Furthermore, I've long looked at bias as in the eye of the beholder: to a conservative, conservatism is fair, unbiased, and correct while the same is true of liberalism to a liberal. That's how people on the right can claim to honestly look at Fox News Channel as "unbiased," while those on the left can do the same with the New York Times.
While the idea of an "East Coast Elite Liberal Media With Their Cocktail Parties, Etc." began as an anti-Semitic canard that was advanced by Nixon and others, it's not without grains of truth. But as even Goldberg concedes, the bias of the New York Times, CNN, and the Jennings/Rather/Brokaw axis is more a matter of elitism than politics- of course their coverage leans to the left- but in a way that is more inadvertant than conspiratorial. As opposed to Fox News Channel, which was founded for the express purpose of injecting conservative bias into the national media.

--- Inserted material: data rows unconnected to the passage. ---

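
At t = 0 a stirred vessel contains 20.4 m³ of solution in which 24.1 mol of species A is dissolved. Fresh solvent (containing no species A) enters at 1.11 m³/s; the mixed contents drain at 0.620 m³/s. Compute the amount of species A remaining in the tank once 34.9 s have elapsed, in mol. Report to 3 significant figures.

Let m(t) be the amount of species A. Volume: V(t) = V₀ + (Q_in − Q_out) t = 20.4 + 0.49000 t; V(34.9) = 37.501 m³.
Solute balance: dm/dt = 0 − Q_out C = −Q_out m/V(t).
Separate: dm/m = −Q_out dt/V(t) ⇒ ln(m/m₀) = −(Q_out/(Q_in−Q_out)) ln(V/V₀).
m = m₀ (V₀/V)^(Q_out/(Q_in−Q_out)) = 24.1 × (20.4/37.501)^(1.2653) = 11.155 mol.

11.2 mol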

Indeed, Alterman's book is at its best when describing the almost brilliant synergy in play among the Republican Party and various conservative media outlets, talk radio hosts, political activists, and think tanks (in a great piece in the Boston Phoenix this week, Dan Kennedy calls this the GOP Attack Machine). Alterman describes in detail how "liberal" media outlets are always inviting conservatives on for "balance," whereas conservative news organizations don't even bother with such efforts.

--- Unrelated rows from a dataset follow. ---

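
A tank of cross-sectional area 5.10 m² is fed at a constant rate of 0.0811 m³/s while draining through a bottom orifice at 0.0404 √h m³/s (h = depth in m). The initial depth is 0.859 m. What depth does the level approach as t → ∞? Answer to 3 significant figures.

A dh/dt = Q_in − 0.0404 √h. Steady state requires inflow = outflow:
Q_in = 0.0404 √h_ss ⇒ √h_ss = 0.0811/0.0404 = 2.0074.
h_ss = 2.0074² = 4.0298 m. (Since h₀ = 0.859 m < h_ss, the level will rise toward this value.)

4.03 m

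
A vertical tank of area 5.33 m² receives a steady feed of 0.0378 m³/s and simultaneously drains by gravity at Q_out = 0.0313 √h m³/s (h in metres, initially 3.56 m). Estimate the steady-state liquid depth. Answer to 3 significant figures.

1.46 m

Level balance: A dh/dt = 0.0378 − 0.0313 √h. Setting dh/dt = 0:
Q_in = 0.0313 √h_ss ⇒ √h_ss = 0.0378/0.0313 = 1.2077.
h_ss = 1.2077² = 1.4585 m. (Since h₀ = 3.56 m > h_ss, the level will fall toward this value.)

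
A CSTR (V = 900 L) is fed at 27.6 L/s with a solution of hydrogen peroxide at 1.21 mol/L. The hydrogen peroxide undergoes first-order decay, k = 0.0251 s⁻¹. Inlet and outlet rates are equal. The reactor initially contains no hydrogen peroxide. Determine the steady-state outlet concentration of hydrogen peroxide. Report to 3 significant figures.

0.665 mol/L

V dC/dt = Q(C_in − C) − k V C.
Steady state (dC/dt = 0): C_ss = Q C_in/(Q + kV) = C_in/(1 + kV/Q).
C_ss = 27.6·1.21/(27.6 + 0.0251·900) = 33.396/50.190 = 0.66539 mol/L.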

Alterman's argument isn't without its share of blind spots, however: The author completely discounts the considerable influence in national discourse of NPR, as well as the alternative press, and he ignores the influence the very liberal Times has on other media outlets nationwide. He also stretches considerably in slapping the "conservative" label on any journalist (from Howard Kurtz to David Broder) with a habit of quoting any Republican in a non-negative light. And if the Republican media juggernaut has as much power as Alterman says it does, it doesn't explain how Democrats ever win elections. There are also quite a few spelling errors (the author spells Gregg Easterbrook's name three different ways), and in two different sections he confuses which ones are "red states" and which are blue.
In a way, Goldberg and Alterman are both right. While "Bias" was a poorly written screed in which proving liberal media bias took a backseat to mean-spirited potshots at the author's former boss Dan Rather, he did make some valid points in regards to ridiculous ways in which people in network newsrooms are out of touch with their audience. Alterman makes the opposite argument even more convincingly, but obviously did much more research- his book consists of nearly 20 pages of endnotes, compared to Goldberg's zero.

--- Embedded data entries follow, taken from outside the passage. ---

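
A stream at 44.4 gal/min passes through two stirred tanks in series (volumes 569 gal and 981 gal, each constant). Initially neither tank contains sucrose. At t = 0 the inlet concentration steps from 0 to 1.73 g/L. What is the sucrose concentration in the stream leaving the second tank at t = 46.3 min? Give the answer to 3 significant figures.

1.29 g/L

Each tank obeys Vᵢ dCᵢ/dt = Q(Cᵢ₋₁ − Cᵢ), so τᵢ = Vᵢ/Q.
τ₁ = 569/44.4 = 12.815 min; τ₂ = 981/44.4 = 22.095 min.
Solving the cascade with C₁(0)=C₂(0)=0 gives C₂(t) = C_in[1 − (τ₁ e^(−t/τ₁) − τ₂ e^(−t/τ₂))/(τ₁ − τ₂)].
At t = 46.3: e^(−t/τ₁) = 0.026974, e^(−t/τ₂) = 0.12300.
C₂ = 1.73·[1 − (12.815·0.026974 − 22.095·0.12300)/(-9.2793)] = 1.73·0.74437 = 1.2878 g/L.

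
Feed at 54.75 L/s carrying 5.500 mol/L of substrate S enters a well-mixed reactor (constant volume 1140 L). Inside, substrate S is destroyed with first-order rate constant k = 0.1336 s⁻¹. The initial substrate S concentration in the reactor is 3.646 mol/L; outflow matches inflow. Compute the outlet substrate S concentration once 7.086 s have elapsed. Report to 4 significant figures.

2.059 mol/L

V dC/dt = Q(C_in − C) − k V C.
dC/dt = (Q/V) C_in − (Q/V + k) C; effective rate a = Q/V + k = 0.0480263 + 0.1336 = 0.181626 s⁻¹.
C_ss = Q C_in/(Q + kV) = 1.45433 mol/L; C(t) = C_ss + (C₀ − C_ss) e^(−a t).
C(7.086) = 1.45433 + (2.19167)·e^(−0.181626·7.086) = 1.45433 + (2.19167)·0.276097 = 2.05944 mol/L.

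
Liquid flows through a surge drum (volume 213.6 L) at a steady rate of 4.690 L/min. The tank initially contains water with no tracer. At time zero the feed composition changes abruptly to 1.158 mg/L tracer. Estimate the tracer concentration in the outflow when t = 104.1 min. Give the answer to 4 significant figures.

Accumulation = in − out for the solute gives V dC/dt = Q(C_in − C).
Time constant τ = V/Q = 213.6/4.690 = 45.5437 min.
C approaches C_in exponentially: C(t) = C_in + (C₀ − C_in) e^(−t/τ).
C(104.1) = 1.158 + (0 − 1.158)·e^(−104.1/45.5437) = 1.158 + (-1.15800)·0.101701 = 1.04023 mg/L.

1.040 mg/L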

Reaction to the books will likely fit along ideological lines: Fox News watchers will prefer "Bias," with New York Times devotees favoring "What Liberal Media." As a social liberal with some neocon leanings, I say the tie goes to the better-written, more intelligent book, and that undoubtedly is Eric Alterman's.

I LIKE FOOTBALL, AND PORNO, AND BOOKS ABOUT WAR: The next book I read will be Thomas Friedman's "Longitudes and Attitudes: Exploring the World After September 11." I'll report back later on my impressions of the latest work from St. Louis Park's favorite son.